Intuit Dome opened in August 2024 as the most technologically ambitious arena in professional sports history, a $2 billion-plus monument to the vision — and the wallet — of Clippers owner Steve Ballmer. Located in Inglewood, California, adjacent to SoFi Stadium and the revitalized Forum, the arena ended decades of the Clippers playing as tenants in buildings owned by other franchises. For the first time in the franchise's perpetually star-crossed existence, the Clippers had a home that was entirely, unambiguously theirs. The significance of that ownership cannot be overstated for a franchise that had spent its entire Los Angeles history as the overlooked, underestimated second team sharing someone else's arena.
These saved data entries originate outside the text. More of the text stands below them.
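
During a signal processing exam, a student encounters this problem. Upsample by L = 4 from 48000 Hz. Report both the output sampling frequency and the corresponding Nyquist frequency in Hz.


Step 1 — output sample rate after interpolation by L:
fs_out = L * fs_in = 4 * 48000 = 192000 Hz

Step 2 — Nyquist frequency of the output stream:
f_Nyq = fs_out / 2 = 192000 / 2 = 96000.0 Hz

fs_out = 192000 Hz; f_Nyquist = 96000.0 Hz


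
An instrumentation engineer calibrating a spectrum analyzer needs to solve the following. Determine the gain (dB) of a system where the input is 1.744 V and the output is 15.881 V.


Voltage gain in dB:
G = 20 * log10(Vout / Vin)
  = 20 * log10(15.881 / 1.744)
  = 20 * log10(9.106078)
  = 20 * 0.959331
  = 19.19 dB

19.19 dB


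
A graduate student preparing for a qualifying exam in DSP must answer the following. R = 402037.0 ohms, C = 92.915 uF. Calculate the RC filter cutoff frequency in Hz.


Cutoff frequency of a first-order RC filter:
fc = 1 / (2 * pi * R * C)
C = 92.915 uF = 9.2915e-05 F
fc = 1 / (2 * pi * 402037.0 * 9.2915e-05)
   = 1 / 234.71007013229
   = 0.004261 Hz

0.004261 Hz


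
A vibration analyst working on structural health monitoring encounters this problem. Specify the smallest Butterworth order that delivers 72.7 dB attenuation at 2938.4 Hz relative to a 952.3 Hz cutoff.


Butterworth filter order formula:
n = log10(10^(A/10) - 1) / (2 * log10(f_stop/f_pass))
10^(72.7/10) - 1 = 18620870.3666
f_stop/f_pass = 2938.4 / 952.3 = 3.0856
n = 7.4284 -> ceil = 8

8


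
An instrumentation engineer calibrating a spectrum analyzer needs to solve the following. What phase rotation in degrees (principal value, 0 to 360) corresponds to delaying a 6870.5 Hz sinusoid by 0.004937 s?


Phase shift from frequency and time delay:
phi = 360 * f * t_delay
    = 360 * 6870.5 * 0.004937
    = 12211.08 degrees
    mod 360 = 331.08 degrees

331.08 degrees


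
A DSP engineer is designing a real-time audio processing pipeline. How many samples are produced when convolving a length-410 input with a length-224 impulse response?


Linear convolution output length:
L = N + M - 1
  = 410 + 224 - 1
  = 633 samples

633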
The building, designed by AECOM, is a study in maximalist technology. Ballmer, the former Microsoft CEO, approached arena construction the way he had approached the tech industry: by throwing resources at a problem until it surrendered. The result is a venue equipped with over 4,800 high-definition screens, a double-sided halo scoreboard visible from every seat, and a cashless, ticketless entry system powered by biometric technology. The arena's Wi-Fi infrastructure was engineered to handle every seat simultaneously streaming video, a capacity that exceeds most convention centers. Every surface, every system, every touchpoint was designed to eliminate friction and create what Ballmer described as the ultimate fan experience.

The arena's most celebrated feature is "The Wall" — a steep, 51-row single section behind one basket dedicated exclusively to the most passionate Clippers fans. Inspired by European soccer supporter sections, The Wall was designed to concentrate vocal energy and create a home-court atmosphere that the Clippers had never possessed. The section has no premium seating, no luxury amenities, and no corporate buffer zones — just fans, stacked vertically in a configuration designed to produce maximum noise. It is the architectural antithesis of the courtside culture that defines the rest of Los Angeles basketball.
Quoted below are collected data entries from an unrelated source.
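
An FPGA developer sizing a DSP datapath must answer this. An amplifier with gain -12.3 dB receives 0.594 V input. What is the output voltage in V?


Output voltage from dB gain:
V_out = V_in * 10^(gain_dB / 20)
      = 0.594 * 10^(-12.3 / 20)
      = 0.594 * 0.242661
      = 0.1441 V

0.1441 V


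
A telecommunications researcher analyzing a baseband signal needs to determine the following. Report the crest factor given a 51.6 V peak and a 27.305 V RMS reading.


Crest factor is the ratio of peak to RMS:
CF = V_peak / V_rms
   = 51.6 / 27.305
   = 1.8898

1.8898


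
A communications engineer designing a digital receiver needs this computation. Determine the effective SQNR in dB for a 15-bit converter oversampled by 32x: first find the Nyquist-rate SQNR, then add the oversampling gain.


Step 1 — baseline SQNR at Nyquist:
SQNR_base = 6.02*N + 1.76
          = 6.02*15 + 1.76
          = 92.06 dB

Step 2 — oversampling processing gain:
G = 10*log10(OSR) = 10*log10(32) = 15.05 dB

Step 3 — total:
SQNR_total = 92.06 + 15.05 = 107.11 dB

Base SQNR = 92.06 dB; oversampled SQNR = 107.11 dB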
The surrounding development in Inglewood positions Intuit Dome within one of the most significant sports and entertainment corridors in the world. With SoFi Stadium hosting the Rams and Chargers, the renovated Forum serving as a premier concert venue, and the new Intuit Dome completing the triangle, Inglewood has been transformed from a working-class suburb into a destination rivaling any entertainment district on the planet.

Intuit Dome represents a franchise shedding its identity as a perpetual afterthought and building, at enormous expense, the infrastructure for something entirely new. Whether the Clippers can fill the arena with championship memories remains to be seen. But the building itself is already a statement: the little brother has built his own house, and it is spectacular.